Flying through a wind tunnel
Inside a tunnel test facility beside Boeing Field, General Electric engineers are measuring the minutest performance details of a one-sixth scale version of the largest commercial jet engine ever built.
Known as the GE9X, this engine will power Boeing's new 777X and will deliver much of the jet's projected 10 per cent improvement in fuel efficiency.
Boeing will build the aeroplane, featuring a new composite wing, in Everett, Washington. The first is scheduled for delivery to an airline in 2020. But before Boeing's workforce can do its thing, GE must get these tests right.
"We're on track," GE9X program leader Chuck Jackson says as he showed off the wind-tunnel setup.
The small-scale engine fan is installed on a rig that's perched royally at the centre of a cavernous, windowless chamber, its walls padded with polyurethane foam wedges that deaden sound so there will be no echoes.

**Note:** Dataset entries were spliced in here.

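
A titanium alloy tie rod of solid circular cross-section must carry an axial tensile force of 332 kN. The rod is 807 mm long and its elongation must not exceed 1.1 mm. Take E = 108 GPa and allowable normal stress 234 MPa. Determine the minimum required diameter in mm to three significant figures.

Required area A ≥ P/σ_allow = 332000/234 = 1419 mm².
For a solid circular section, d ≥ √(4A/π) = 42.5 mm.
Elongation limit: A ≥ PL/(Eδ_allow) = 332000·807/(108000·1.1) = 2255 mm² ⇒ d ≥ 53.59 mm.
The elongation limit governs.

53.6 mm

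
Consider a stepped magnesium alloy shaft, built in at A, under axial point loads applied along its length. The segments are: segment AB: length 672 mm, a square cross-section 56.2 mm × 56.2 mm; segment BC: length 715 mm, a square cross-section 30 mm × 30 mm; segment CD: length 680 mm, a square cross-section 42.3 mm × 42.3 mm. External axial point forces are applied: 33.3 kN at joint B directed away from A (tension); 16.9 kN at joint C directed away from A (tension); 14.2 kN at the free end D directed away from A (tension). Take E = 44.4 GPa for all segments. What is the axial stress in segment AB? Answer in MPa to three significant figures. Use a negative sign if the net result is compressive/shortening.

Internal axial forces (sectioning from the free end, tension +): N_CD = 14.2 kN, N_BC = 31.1 kN, N_AB = 64.4 kN.
A_AB = 3158 mm².
σ_AB = N_AB/A_AB = 64400/3158 = 20.39 MPa.

20.4 MPa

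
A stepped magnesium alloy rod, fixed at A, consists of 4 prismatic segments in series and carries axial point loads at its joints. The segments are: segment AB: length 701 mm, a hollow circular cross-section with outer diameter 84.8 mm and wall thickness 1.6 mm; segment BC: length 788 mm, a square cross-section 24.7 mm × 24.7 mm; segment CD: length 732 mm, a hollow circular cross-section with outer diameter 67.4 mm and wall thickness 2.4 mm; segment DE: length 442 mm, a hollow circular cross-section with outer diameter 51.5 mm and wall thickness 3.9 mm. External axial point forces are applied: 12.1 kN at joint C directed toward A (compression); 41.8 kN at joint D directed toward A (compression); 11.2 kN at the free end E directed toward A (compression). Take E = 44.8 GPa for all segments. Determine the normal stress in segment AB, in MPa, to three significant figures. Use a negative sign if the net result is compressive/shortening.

Internal axial forces (sectioning from the free end, tension +): N_DE = -11.2 kN, N_CD = -53 kN, N_BC = -65.1 kN, N_AB = -65.1 kN.
A_AB = 418.2 mm².
σ_AB = N_AB/A_AB = -65100/418.2 = -155.7 MPa.

-156 MPa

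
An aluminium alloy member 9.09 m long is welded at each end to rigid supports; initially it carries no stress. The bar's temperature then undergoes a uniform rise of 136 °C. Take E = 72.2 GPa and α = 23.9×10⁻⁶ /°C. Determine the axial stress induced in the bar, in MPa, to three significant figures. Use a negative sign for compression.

Free thermal expansion αLΔT = 23.9e-6 · 9090 · 136 = 29.55 mm.
The walls impose strain ε = −(29.55)/9090 = -3.2504e-03; σ = Eε = 72200 · -3.2504e-03 = -234.7 MPa.

-235 MPa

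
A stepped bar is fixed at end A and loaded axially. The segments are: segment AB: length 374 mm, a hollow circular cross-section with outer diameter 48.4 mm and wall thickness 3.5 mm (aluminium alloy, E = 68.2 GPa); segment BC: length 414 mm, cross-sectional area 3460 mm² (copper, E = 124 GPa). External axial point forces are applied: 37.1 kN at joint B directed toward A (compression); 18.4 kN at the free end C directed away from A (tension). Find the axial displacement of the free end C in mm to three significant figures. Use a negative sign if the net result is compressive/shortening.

-0.190 mm

Internal axial forces (sectioning from the free end, tension +): N_BC = 18.4 kN, N_AB = -18.7 kN.
A_AB = 493.7 mm².
δ_AB = -18700·374/(493.7·68200) = -0.2077 mm
δ_BC = 18400·414/(3460·124000) = 0.01775 mm
δ = Σδ_i = -0.19 mm.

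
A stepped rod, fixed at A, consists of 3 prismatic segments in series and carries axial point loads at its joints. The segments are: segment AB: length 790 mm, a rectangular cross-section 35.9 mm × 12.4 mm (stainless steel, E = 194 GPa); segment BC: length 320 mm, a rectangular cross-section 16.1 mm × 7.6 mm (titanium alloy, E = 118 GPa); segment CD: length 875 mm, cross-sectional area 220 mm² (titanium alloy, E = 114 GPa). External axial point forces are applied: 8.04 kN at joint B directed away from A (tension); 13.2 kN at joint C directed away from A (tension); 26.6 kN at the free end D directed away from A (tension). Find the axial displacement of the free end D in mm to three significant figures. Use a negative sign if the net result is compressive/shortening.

Internal axial forces (sectioning from the free end, tension +): N_CD = 26.6 kN, N_BC = 39.8 kN, N_AB = 47.84 kN.
A_AB = 445.2 mm².
A_BC = 122.4 mm².
δ_AB = 47840·790/(445.2·194000) = 0.4376 mm
δ_BC = 39800·320/(122.4·118000) = 0.8821 mm
δ_CD = 26600·875/(220·114000) = 0.928 mm
δ = Σδ_i = 2.248 mm.

2.25 mm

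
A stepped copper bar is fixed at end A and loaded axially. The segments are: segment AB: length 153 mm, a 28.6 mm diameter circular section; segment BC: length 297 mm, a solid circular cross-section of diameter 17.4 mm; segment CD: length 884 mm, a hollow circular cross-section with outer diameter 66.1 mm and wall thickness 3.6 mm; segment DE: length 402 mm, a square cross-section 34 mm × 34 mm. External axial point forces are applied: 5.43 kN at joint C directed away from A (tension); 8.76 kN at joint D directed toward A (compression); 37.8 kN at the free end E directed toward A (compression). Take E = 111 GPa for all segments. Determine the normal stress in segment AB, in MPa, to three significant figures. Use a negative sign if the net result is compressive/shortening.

-64.0 MPa

Internal axial forces (sectioning from the free end, tension +): N_DE = -37.8 kN, N_CD = -46.56 kN, N_BC = -41.13 kN, N_AB = -41.13 kN.
A_AB = 642.4 mm².
σ_AB = N_AB/A_AB = -41130/642.4 = -64.02 MPa.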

The rig, which turns the fan shaft at 16,000 revolutions per minute, is pointed at a tunnel opening from which flows an air stream set to simulate takeoff speeds of about 300 kph.
"This is a unique facility," said Jackson. The Boeing wind tunnel is designed specifically for testing jet propulsion systems and leased by GE through the autumn for these tests.
Anthony Opalski, GE's lead engineer for the tests, said testing the small-scale version is done to cut costs.
"We're not spending as much money as we would on full-scale hardware," he said.
The hardware is impressive enough. A tangle of wires emanating from the engine case feeds data to multiple instruments.
Sensors inside and around the rig measure the temperature, speed and pressure of the air flow.
Strain gauges on the fan blades measure the stress on the composite material.
Laser probes measure tiny deflections of the fan blades.
This week, GE is testing the performance of three different sets of fan blades to see which has the best aerodynamic characteristics for its GE9X design.
Within a couple of weeks, the testing will shift to acoustics, as a row of slender microphones, like the upturned beaks of hungry birds, measure the noise of the engine as it goes through its paces.
The sound-absorbing foam wedges that cover every surface give the interior space a surreal look. They ensure that minimal noise bounces back off the walls, floor and ceiling so that the microphones are picking up only the noise coming directly from the engine.
For the convenience of Opalski's team, the engine is mounted sideways on the rig.
Looking from a platform set in a door opening to the side of the rig, it's as if the array of microphones on the far side represent the ground, the engine is skimming over the top of them, and "we're standing in the sky," Opalski says.
Later in the year, the engineers will focus on how the engine reacts to a crosswind, repeating many of their tests after the rig is turned through 90 degrees in the tunnel.
GE already supplies the world's largest commercial jet engine: The massive GE90 that powers the current 777 has a fan diametre of just over three metres.
The GE90 is so reliable that the twin-engine 777 is allowed to fly routes 5.5 hours from the nearest airport.
In-flight shutdowns are exceedingly rare, though should it need to do so, the jet can get home flying on one engine for all that time.
The larger GE9X engine will have a fan diametre about 0.3 metres longer.
Yet because the engine will be more efficient, and because the composite wing of the 777X will be lighter, GE will design it to operate at lower power.
The power of a jet engine is measured in pounds of thrust. One pound of thrust is the force that gravity exerts on a one-pound object.
The GE90 has maximum thrust of 115,000 pounds (52,163 kilograms). The GE9X will have a lower maximum thrust of about 100,000 pounds. Yet the new 777X will carry more than 400 passengers, 50 more than the current 777.
"Less thrust to deliver more passengers," Jackson said.
That's a measure of this engine's appeal to Boeing's airline customers. With the 777X, they are promised a plane that will have 50 extra seats but will burn 10 percent less fuel than the current 777.
GE aims to achieve that with technology improvements developed over the past 20 years since the GE90 entered service.
The GE9X will inherit technology developed for the GEnx engines that power the 787 Dreamliner and also for the LEAP engine that is almost ready for the 737 MAX.
The improvements include a light composite fan case, a combustor that pre-swirls the fuel/air mix before ignition, and new materials in the hot central core of the engine.
Those new materials include ceramic matrix composites (CMCs), made from heat-resistant fibres such as silicon carbide, embedded in a metal matrix.
CMCs have the durability of metal, the strength and weight of fibre, and can withstand higher temperatures than metal.
The stationary ring that encircles the spinning blades inside the GE9X's high pressure turbine will be made from CMCs.
GE will also introduce additive manufacturing on the GE9X, building up some of the small complex shapes within the engine layer by layer, as if on a 3D printer.